What Mandalay definitely represents is fantastic value for money, and it's difficult to spend more than £10 and leave less than full.  Of course at this price you don't expect wonderfully designed, subtly lit interiors, the reason I was here was the food.  It's so cheap in fact that if the food was perfect, eating here would represent something near the perfect crime.  Good as it is, however, the food is not perfect and there are a few dud notes that led to that being the case.  The naan bread for instance was too floury and had some slight sogginess in the corners.  The bean sprout and prawn fritters and callabash fritters were slightly bland, though enlivened by a very good range of dipping sauces, and the way the batter clung to the ingredients stopped them crisping all the way through.  The morning glory fritter on the other hand is fantastic, crispy and greaseless with a wonderful iron flavour that almost tricked me into feeling like my deep fried starter was healthy.  Alongside the fritters was a fantastic green mango and cucumber salad, that hit all the sweet, sour, salty notes I wanted.  It was wonderfully vibrant, highly flavoured and exceptionally fresh.
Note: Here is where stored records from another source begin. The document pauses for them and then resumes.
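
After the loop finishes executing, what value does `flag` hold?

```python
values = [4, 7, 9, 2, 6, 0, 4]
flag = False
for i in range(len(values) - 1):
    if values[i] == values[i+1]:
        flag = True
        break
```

Let's trace through this code step by step.

Initialize: values = [4, 7, 9, 2, 6, 0, 4]
Initialize: flag = False
Entering loop: for i in range(len(values) - 1):
After iteration 1: i = 0, flag = False
After iteration 2: i = 1, flag = False
After iteration 3: i = 2, flag = False
After iteration 4: i = 3, flag = False
After iteration 5: i = 4, flag = False
After iteration 6: i = 5, flag = False
Loop ends.

Final answer: False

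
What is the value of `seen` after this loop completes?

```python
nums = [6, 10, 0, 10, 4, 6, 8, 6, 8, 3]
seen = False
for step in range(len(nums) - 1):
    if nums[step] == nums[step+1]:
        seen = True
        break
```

Let's trace through this code step by step.

Initialize: nums = [6, 10, 0, 10, 4, 6, 8, 6, 8, 3]
Initialize: seen = False
Entering loop: for step in range(len(nums) - 1):
After iteration 1: step = 0, seen = False
After iteration 2: step = 1, seen = False
After iteration 3: step = 2, seen = False
After iteration 4: step = 3, seen = False
After iteration 5: step = 4, seen = False
After iteration 6: step = 5, seen = False
After iteration 7: step = 6, seen = False
After iteration 8: step = 7, seen = False
After iteration 9: step = 8, seen = False
Loop ends.

Final answer: False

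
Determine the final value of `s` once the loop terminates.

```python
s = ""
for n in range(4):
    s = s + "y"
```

Let's trace through this code step by step.

Initialize: s = ''
Entering loop: for n in range(4):
After iteration 1: n = 0, s = 'y'
After iteration 2: n = 1, s = 'yy'
After iteration 3: n = 2, s = 'yyy'
After iteration 4: n = 3, s = 'yyyy'
Loop ends.

Final answer: 'yyyy'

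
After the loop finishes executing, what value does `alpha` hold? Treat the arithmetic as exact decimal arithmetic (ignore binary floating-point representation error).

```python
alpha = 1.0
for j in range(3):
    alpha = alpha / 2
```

Let's trace through this code step by step.

Initialize: alpha = 1.0
Entering loop: for j in range(3):
After iteration 1: j = 0, alpha = 0.5
After iteration 2: j = 1, alpha = 0.25
After iteration 3: j = 2, alpha = 0.125
Loop ends.

Final answer: 0.125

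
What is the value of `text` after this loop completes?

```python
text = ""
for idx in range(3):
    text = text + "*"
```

Let's trace through this code step by step.

Initialize: text = ''
Entering loop: for idx in range(3):
After iteration 1: idx = 0, text = '*'
After iteration 2: idx = 1, text = '**'
After iteration 3: idx = 2, text = '***'
Loop ends.

Final answer: '***'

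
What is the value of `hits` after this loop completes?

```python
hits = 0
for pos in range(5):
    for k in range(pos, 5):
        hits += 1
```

Let's trace through this code step by step.

Initialize: hits = 0
Entering loop: for pos in range(5):
After iteration 1: pos = 0, hits = 5
After iteration 2: pos = 1, hits = 9
After iteration 3: pos = 2, hits = 12
After iteration 4: pos = 3, hits = 14
After iteration 5: pos = 4, hits = 15
Loop ends.

Final answer: 15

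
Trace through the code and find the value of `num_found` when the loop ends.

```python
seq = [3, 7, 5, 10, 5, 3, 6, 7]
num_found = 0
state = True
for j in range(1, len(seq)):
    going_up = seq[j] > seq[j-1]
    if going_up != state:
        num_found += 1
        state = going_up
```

Let's trace through this code step by step.

Initialize: seq = [3, 7, 5, 10, 5, 3, 6, 7]
Initialize: num_found = 0
Initialize: state = True
Entering loop: for j in range(1, len(seq)):
After iteration 1: j = 1, num_found = 0, state = True, going_up = True
After iteration 2: j = 2, num_found = 1, state = False, going_up = False
After iteration 3: j = 3, num_found = 2, state = True, going_up = True
After iteration 4: j = 4, num_found = 3, state = False, going_up = False
After iteration 5: j = 5, num_found = 3, state = False, going_up = False
After iteration 6: j = 6, num_found = 4, state = True, going_up = True
After iteration 7: j = 7, num_found = 4, state = True, going_up = True
Loop ends.

Final answer: 4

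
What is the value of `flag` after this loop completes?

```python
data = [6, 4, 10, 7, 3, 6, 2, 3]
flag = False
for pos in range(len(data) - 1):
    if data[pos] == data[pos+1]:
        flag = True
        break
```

Let's trace through this code step by step.

Initialize: data = [6, 4, 10, 7, 3, 6, 2, 3]
Initialize: flag = False
Entering loop: for pos in range(len(data) - 1):
After iteration 1: pos = 0, flag = False
After iteration 2: pos = 1, flag = False
After iteration 3: pos = 2, flag = False
After iteration 4: pos = 3, flag = False
After iteration 5: pos = 4, flag = False
After iteration 6: pos = 5, flag = False
After iteration 7: pos = 6, flag = False
Loop ends.

Final answer: False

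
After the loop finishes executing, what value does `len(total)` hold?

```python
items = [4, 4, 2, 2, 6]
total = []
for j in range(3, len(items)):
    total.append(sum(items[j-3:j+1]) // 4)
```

Let's trace through this code step by step.

Initialize: items = [4, 4, 2, 2, 6]
Initialize: total = []
Entering loop: for j in range(3, len(items)):
After iteration 1: j = 3, total = [3]
After iteration 2: j = 4, total = [3, 3]
Loop ends.
len(total) = 2

Final answer: 2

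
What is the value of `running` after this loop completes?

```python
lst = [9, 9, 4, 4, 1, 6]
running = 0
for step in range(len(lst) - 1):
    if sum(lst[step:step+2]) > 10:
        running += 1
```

Let's trace through this code step by step.

Initialize: lst = [9, 9, 4, 4, 1, 6]
Initialize: running = 0
Entering loop: for step in range(len(lst) - 1):
After iteration 1: step = 0, running = 1
After iteration 2: step = 1, running = 2
After iteration 3: step = 2, running = 2
After iteration 4: step = 3, running = 2
After iteration 5: step = 4, running = 2
Loop ends.

Final answer: 2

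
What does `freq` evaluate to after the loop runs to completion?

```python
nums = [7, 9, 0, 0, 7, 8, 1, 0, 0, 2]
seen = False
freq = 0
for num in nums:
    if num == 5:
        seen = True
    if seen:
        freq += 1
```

Let's trace through this code step by step.

Initialize: nums = [7, 9, 0, 0, 7, 8, 1, 0, 0, 2]
Initialize: seen = False
Initialize: freq = 0
Entering loop: for num in nums:
After iteration 1: num = 7, freq = 0
After iteration 2: num = 9, freq = 0
After iteration 3: num = 0, freq = 0
After iteration 4: num = 0, freq = 0
After iteration 5: num = 7, freq = 0
After iteration 6: num = 8, freq = 0
After iteration 7: num = 1, freq = 0
After iteration 8: num = 0, freq = 0
After iteration 9: num = 0, freq = 0
After iteration 10: num = 2, freq = 0
Loop ends.

Final answer: 0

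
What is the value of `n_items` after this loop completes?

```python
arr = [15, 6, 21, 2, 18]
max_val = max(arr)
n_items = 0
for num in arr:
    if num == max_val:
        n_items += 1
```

Let's trace through this code step by step.

Initialize: arr = [15, 6, 21, 2, 18]
Initialize: max_val = 21
Initialize: n_items = 0
Entering loop: for num in arr:
After iteration 1: num = 15, n_items = 0
After iteration 2: num = 6, n_items = 0
After iteration 3: num = 21, n_items = 1
After iteration 4: num = 2, n_items = 1
After iteration 5: num = 18, n_items = 1
Loop ends.

Final answer: 1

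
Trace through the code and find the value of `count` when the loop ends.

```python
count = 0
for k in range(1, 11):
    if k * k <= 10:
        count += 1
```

Let's trace through this code step by step.

Initialize: count = 0
Entering loop: for k in range(1, 11):
After iteration 1: k = 1, count = 1
After iteration 2: k = 2, count = 2
After iteration 3: k = 3, count = 3
After iteration 4: k = 4, count = 3
After iteration 5: k = 5, count = 3
After iteration 6: k = 6, count = 3
After iteration 7: k = 7, count = 3
After iteration 8: k = 8, count = 3
After iteration 9: k = 9, count = 3
After iteration 10: k = 10, count = 3
Loop ends.

Final answer: 3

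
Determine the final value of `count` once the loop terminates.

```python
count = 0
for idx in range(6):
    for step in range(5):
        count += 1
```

Let's trace through this code step by step.

Initialize: count = 0
Entering loop: for idx in range(6):
After iteration 1: idx = 0, count = 5
After iteration 2: idx = 1, count = 10
After iteration 3: idx = 2, count = 15
After iteration 4: idx = 3, count = 20
After iteration 5: idx = 4, count = 25
After iteration 6: idx = 5, count = 30
Loop ends.

Final answer: 30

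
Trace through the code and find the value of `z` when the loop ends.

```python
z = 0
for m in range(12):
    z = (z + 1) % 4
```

Let's trace through this code step by step.

Initialize: z = 0
Entering loop: for m in range(12):
After iteration 1: m = 0, z = 1
After iteration 2: m = 1, z = 2
After iteration 3: m = 2, z = 3
After iteration 4: m = 3, z = 0
After iteration 5: m = 4, z = 1
After iteration 6: m = 5, z = 2
After iteration 7: m = 6, z = 3
After iteration 8: m = 7, z = 0
After iteration 9: m = 8, z = 1
After iteration 10: m = 9, z = 2
After iteration 11: m = 10, z = 3
After iteration 12: m = 11, z = 0
Loop ends.

Final answer: 0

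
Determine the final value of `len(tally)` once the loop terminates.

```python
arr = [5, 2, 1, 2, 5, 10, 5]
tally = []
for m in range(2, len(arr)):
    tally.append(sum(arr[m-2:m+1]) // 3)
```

Let's trace through this code step by step.

Initialize: arr = [5, 2, 1, 2, 5, 10, 5]
Initialize: tally = []
Entering loop: for m in range(2, len(arr)):
After iteration 1: m = 2, tally = [2]
After iteration 2: m = 3, tally = [2, 1]
After iteration 3: m = 4, tally = [2, 1, 2]
After iteration 4: m = 5, tally = [2, 1, 2, 5]
After iteration 5: m = 6, tally = [2, 1, 2, 5, 6]
Loop ends.
len(tally) = 5

Final answer: 5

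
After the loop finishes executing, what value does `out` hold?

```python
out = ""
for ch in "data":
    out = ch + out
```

Let's trace through this code step by step.

Initialize: out = ''
Entering loop: for ch in "data":
After iteration 1: ch = 'd', out = 'd'
After iteration 2: ch = 'a', out = 'ad'
After iteration 3: ch = 't', out = 'tad'
After iteration 4: ch = 'a', out = 'atad'
Loop ends.

Final answer: 'atad'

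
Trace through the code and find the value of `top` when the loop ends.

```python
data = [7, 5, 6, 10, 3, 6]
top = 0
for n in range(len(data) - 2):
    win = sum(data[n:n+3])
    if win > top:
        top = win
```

Let's trace through this code step by step.

Initialize: data = [7, 5, 6, 10, 3, 6]
Initialize: top = 0
Entering loop: for n in range(len(data) - 2):
After iteration 1: n = 0, top = 18, win = 18
After iteration 2: n = 1, top = 21, win = 21
After iteration 3: n = 2, top = 21, win = 19
After iteration 4: n = 3, top = 21, win = 19
Loop ends.

Final answer: 21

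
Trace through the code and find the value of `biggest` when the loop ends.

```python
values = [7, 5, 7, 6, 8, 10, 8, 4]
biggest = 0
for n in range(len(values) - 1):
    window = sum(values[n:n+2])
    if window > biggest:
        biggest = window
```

Let's trace through this code step by step.

Initialize: values = [7, 5, 7, 6, 8, 10, 8, 4]
Initialize: biggest = 0
Entering loop: for n in range(len(values) - 1):
After iteration 1: n = 0, biggest = 12, window = 12
After iteration 2: n = 1, biggest = 12, window = 12
After iteration 3: n = 2, biggest = 13, window = 13
After iteration 4: n = 3, biggest = 14, window = 14
After iteration 5: n = 4, biggest = 18, window = 18
After iteration 6: n = 5, biggest = 18, window = 18
After iteration 7: n = 6, biggest = 18, window = 12
Loop ends.

Final answer: 18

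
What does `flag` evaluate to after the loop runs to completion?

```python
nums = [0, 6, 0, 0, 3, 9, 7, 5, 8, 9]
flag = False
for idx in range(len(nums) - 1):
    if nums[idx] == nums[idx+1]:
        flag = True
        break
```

Let's trace through this code step by step.

Initialize: nums = [0, 6, 0, 0, 3, 9, 7, 5, 8, 9]
Initialize: flag = False
Entering loop: for idx in range(len(nums) - 1):
After iteration 1: idx = 0, flag = False
After iteration 2: idx = 1, flag = False
After iteration 3: idx = 2, flag = True
Loop ends.

Final answer: True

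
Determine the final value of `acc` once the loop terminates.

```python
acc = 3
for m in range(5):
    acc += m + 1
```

Let's trace through this code step by step.

Initialize: acc = 3
Entering loop: for m in range(5):
After iteration 1: m = 0, acc = 4
After iteration 2: m = 1, acc = 6
After iteration 3: m = 2, acc = 9
After iteration 4: m = 3, acc = 13
After iteration 5: m = 4, acc = 18
Loop ends.

Final answer: 18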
The mains continued to be mixed in terms of quality.  I had a coconut, chicken and noodle soup, which according to wiki is the Burmese national dish, although as we now know that's wrong and if I'd wanted to be truly authentic I'd just have gone to Sainsbury's and bought a packet of Uncle Ben's.  Authenticity aside, however, the dish was good, nicely spicy, good tender chicken, which gave good flavour to the sauce and a nice richness from the coconut milk.  But, it lacked an acidic edge that would have lifted it, and in the end it felt a bit flat.  At the other end of the scale was a lamb and tamarind curry, which goes down as one of the best curries I've had in London.  The tamarind gave it a lovely sourness that cut through the fatty quality of the lamb.  At the same time a thick rich sauce was complex with spices and full of fantastic tender meat.  The only complaint was that a slightly larger portion would have been better, something that certainly wasn't a problem with my own enormous main.

In the end this is a great restaurant, that serves tasty food at a fantastic price.  It deserves to be loved by its regulars as much as it is.  But after reading all the praise you will be disappointed if you are expecting a flawless meal.  We didn't eat anything bad, but there are certainly some rough edges.  Nevertheless, this remains a great hole in the wall eatery that is the only place serving food from a region that certainly deserves to be better represented.